Around the turn of the century, the Mall was used
by wealthy city dwellers who took flashy carriage rides through the park on
their way to Bethesda Terrace. The Literary Walk is at the southern end of The Mall and
houses incredibly serious-looking statues of William Shakespeare and Robert Burns, to name a few. While walking up and down the shaded path, you could read Robert Burns' "Peggy," an ode to strolling with a former love.
This Victorian bridge is an obvious gathering point
for lovers, as its secluded pathway is shadowed by extravagant foliage
and breathtaking views. The Bow Bridge is also home to many love scenes
in the film world, and anyone from Jane Austen to Eliza Haywood would benefit from
the supplemental scenery. Take out your leather-bound copy of Sense and Sensibility and wait for your next Mr. Darcy to arise in the form of a Missed Connection.
The Harlem Meer
The essay collection by Ron P. Swegman entitled Small Fry: The Lure of the Little, uses the Harlem Meer's history of fly fishing as the site of his short stories. Swegman, who's written multiple works about the blessings of outdoor writing, uses the theme of nature in urban cities as a predominant theme. Places where the city and nature intersect are ideal spots to engage in the phenomenon of embracing natural landscapes, especially considering that Central Park is indeed man-made.
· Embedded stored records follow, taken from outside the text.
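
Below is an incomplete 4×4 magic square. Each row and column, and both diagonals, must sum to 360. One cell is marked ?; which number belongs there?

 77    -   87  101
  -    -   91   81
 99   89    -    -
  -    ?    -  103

Row 1: 77 + 87 + 101 + ? = 360, so (1,2) = 95.
Column 4 needs 360; the known cells sum to 285, so (3,4) = 75.
Using anti-diagonal: 101 + 91 + 89 + ? → (4,1) = 360 − 281 = 79.
Row 3: 99 + 89 + 75 + ? = 360, so (3,3) = 97.
The remaining cell in column 1 is (2,1) = 360 − 255 = 105.
Column 3 must total 360; the given cells sum to 275, so (4,3) = 85.
Using main diagonal: 77 + 97 + 103 + ? → (2,2) = 360 − 277 = 83.
Row 4: 79 + 85 + 103 + ? = 360, so (4,2) = 93.

93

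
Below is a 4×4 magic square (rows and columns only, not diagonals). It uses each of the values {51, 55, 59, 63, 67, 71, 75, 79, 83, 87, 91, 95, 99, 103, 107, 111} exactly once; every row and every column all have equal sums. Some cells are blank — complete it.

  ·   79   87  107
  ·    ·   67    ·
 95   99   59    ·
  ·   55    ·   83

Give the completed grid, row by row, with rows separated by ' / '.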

The 1960s marked an increase in the "Events Era" of Central Park, and the Delacorte Theater has maintained the tradition of having two scheduled Shakespearean performances annually during the summer season. There are hundreds of nooks along the periphery of the theater where one could enjoy the solitude of their own thoughts and their own reading of plays, or watch for free the adaptations of these famous works. A Tennessee Williams or Lorraine Hansberry reading would pay refreshing homage to the age-old tradition of performance in the park.
It wasn't until 1919 that Belvedere Castle
became more than just a stunning facade, and now it's still used today by the
National Weather Service to collect weather-related data. Designating this area as home to scientific
research and collection makes this castle perfect for fans of sci-fi and fantasy to
honor their beloved stories. Besides, doesn't it look straight out of Westeros?
Jacqueline Kennedy Onassis Reservoir
Henry David Thoreau would have thoroughly enjoyed the Reservoir with all its ecological sanctuaries. Walden is a satisfying companion on a trip to the Reservoir, where you can sit along the bridle path and enjoy the coming of spring in all its simplicity as Thoreau would have intended. The Reservoir is certainly a sanctuary within a very rigid society, and while we aren't pushing simple living and evading taxes, sometimes it is best to appreciate the simple things.
Central Park Dairy
In the 19th century, the Central Park
Dairy was used as grounds to serve young children milk and small snacks
near the pond. Today, it resides as an information center near the lower
entrance of the park on 65th street, and was rebuilt using historical
photographs of the original Spring Dairy. A reading of Little House on the Prairie
seems appropriate at this venue. Best of all? No diphtheria!